Some important questions have been raised about the effectiveness and quality of MOOCs in specific, and whether that form of online education is the panacea many have hoped. For example, I. Elaine Allen, one of the authors of a recent survey by the Babson Survey Research Group said, “Institutional opinions on MOOCs [massive open online courses] are mixed…some praise them for their ability to learn about online pedagogy and attract new students, but concerns remain about whether they are a sustainable method for offering courses.”

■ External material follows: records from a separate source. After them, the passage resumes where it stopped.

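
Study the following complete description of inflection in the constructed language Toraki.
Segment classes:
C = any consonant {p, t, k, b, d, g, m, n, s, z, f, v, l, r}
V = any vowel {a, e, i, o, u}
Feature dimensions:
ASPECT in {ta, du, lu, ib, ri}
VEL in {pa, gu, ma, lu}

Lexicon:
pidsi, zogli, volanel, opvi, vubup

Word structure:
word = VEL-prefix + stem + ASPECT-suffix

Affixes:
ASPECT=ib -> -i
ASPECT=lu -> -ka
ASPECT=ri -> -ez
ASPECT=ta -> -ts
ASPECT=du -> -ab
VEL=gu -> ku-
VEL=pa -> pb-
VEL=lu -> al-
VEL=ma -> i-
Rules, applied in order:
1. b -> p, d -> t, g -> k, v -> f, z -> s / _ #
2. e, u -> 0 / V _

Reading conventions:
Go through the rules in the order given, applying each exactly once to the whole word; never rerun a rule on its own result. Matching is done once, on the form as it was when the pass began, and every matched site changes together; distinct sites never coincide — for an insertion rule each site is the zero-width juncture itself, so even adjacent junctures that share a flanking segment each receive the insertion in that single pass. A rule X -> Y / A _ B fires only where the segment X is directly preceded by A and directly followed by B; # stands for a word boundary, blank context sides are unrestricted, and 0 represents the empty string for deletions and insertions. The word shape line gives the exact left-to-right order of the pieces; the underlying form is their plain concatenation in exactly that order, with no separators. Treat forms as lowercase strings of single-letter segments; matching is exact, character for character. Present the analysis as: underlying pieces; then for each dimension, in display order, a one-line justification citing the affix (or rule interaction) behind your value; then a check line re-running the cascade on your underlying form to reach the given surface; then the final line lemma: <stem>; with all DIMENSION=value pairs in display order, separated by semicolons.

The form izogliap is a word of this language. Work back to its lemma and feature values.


underlying: i-zogli-ab
ASPECT=du - signalled by the affix -ab
VEL=ma - signalled by the affix i-
check: izogliab -> izogliap -> izogliap
lemma: zogli; ASPECT=du; VEL=ma


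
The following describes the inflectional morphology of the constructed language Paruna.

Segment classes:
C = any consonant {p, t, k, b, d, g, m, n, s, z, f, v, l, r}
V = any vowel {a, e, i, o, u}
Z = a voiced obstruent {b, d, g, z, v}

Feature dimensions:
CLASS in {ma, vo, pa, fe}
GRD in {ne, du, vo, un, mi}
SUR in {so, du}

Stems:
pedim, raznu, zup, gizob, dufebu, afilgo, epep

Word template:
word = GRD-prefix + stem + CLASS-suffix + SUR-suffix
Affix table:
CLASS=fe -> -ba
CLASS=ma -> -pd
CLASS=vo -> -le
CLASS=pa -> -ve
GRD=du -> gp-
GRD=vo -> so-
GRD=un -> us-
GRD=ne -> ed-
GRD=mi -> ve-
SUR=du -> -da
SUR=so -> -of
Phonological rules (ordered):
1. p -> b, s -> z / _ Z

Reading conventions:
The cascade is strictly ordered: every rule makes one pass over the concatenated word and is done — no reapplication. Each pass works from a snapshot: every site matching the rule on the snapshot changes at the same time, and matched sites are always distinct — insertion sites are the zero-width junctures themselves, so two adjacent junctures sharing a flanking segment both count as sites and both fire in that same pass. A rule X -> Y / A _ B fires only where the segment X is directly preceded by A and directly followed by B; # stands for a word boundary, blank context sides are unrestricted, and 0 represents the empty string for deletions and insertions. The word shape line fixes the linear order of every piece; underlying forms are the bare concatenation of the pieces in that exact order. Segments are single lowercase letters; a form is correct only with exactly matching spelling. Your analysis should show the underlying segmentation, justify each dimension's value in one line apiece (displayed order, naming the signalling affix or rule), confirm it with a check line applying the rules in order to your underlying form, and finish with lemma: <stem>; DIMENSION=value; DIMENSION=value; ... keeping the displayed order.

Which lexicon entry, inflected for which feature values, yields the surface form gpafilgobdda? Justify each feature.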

This has led many critics of online education to make strong cases against it. Here are three of the most significant of these arguments:
- MOOCs do not end inequality. Professor Ian Bogost of Georgia Tech argues in The Atlantic that California State University’s recent decision to offer some of its largest general education courses as MOOCs through Udacity, while it might ameliorate the beleaguered system’s perpetual financial crisis, will do so at a very high cost to the state’s students. He points out that the majority of students in the Cal State system are minority students who suffer from a poorly-funded and inadequate public school system; the majority of them lack command of even the most rudimentary skills of English and math. Bogost believes that the allocation of funds to a private-for-profit company will not solve the problems of under-prepared remedial students emerging from the K-12 system to fail at the college level. He writes, “the answer to underfunded, lower effectiveness primary and secondary education requires subsidizing a private, VC-funded bet made on a roulette wheel fashioned from the already precarious prospects of a disadvantaged population.”
- MOOCs are unsuccessful at increasing graduation rates. John Markoff of The New York Times writes, “If as few as 20 percent of students finishing an online course is considered a wild success and 10 percent and lower is standard, then it would appear that MOOCs are still more of a hobby than a viable alternative to traditional classroom education.” This is an important point: sinking graduation rates and criticisms of teacher effectiveness have many turning to the possibilities of online education.
- Online education may not offer the best kind of education. In The Chronicle of Higher Education, dean Doug Guthrie of the George Washington University School of Business asked an important question about MOOCs in general and Coursera in particular. He asked, “Why should we be impressed that an online course can reach 100,000 students at once? By celebrating massification, advocates of Coursera elevate volume as the chief objective of online learning. Is that truly our goal in academe?” He argues that while “Interactivity and customization are the fundamental advantages of online education,” because technology allows faculty to create many different relationships with and between students and possibly track students on a more individual basis, the MOOC model so far fails to deliver this. He writes, “The MOOC model is fine for the informal student or academic dabbler, but it is not the same as attaining an education. Whether face to face or online, learning occurs when there is a thoughtful interaction between the student and the instructor.”
These are important points, and they beg some relevant questions about the priorities of many education reformers. For example, a standard criticism of education reformers is that large lecture-hall courses are ineffective and do not meet the needs of today’s students. However, Ian Bogost points out that such criticism is meaningless if we think that the solution is the even more impersonal MOOC. His concerns are similar to those who argue that the digital divide prevents underprivileged students from gaining important skills and becoming as competitive on the job market as their more tech-experienced colleagues.
The solution, perhaps, might be to offer both MOOCs and traditional courses as options for all students. Those who are comfortable and successful at working independently might opt for the MOOC, while those who prefer more direct contact and guidance should be able to take traditional courses with a smaller student-teacher ratio. Because one thing is very clear: online education technology offers tremendous potential and will not simply go away. It is our job as educators and students to determine the most effective uses of that technology.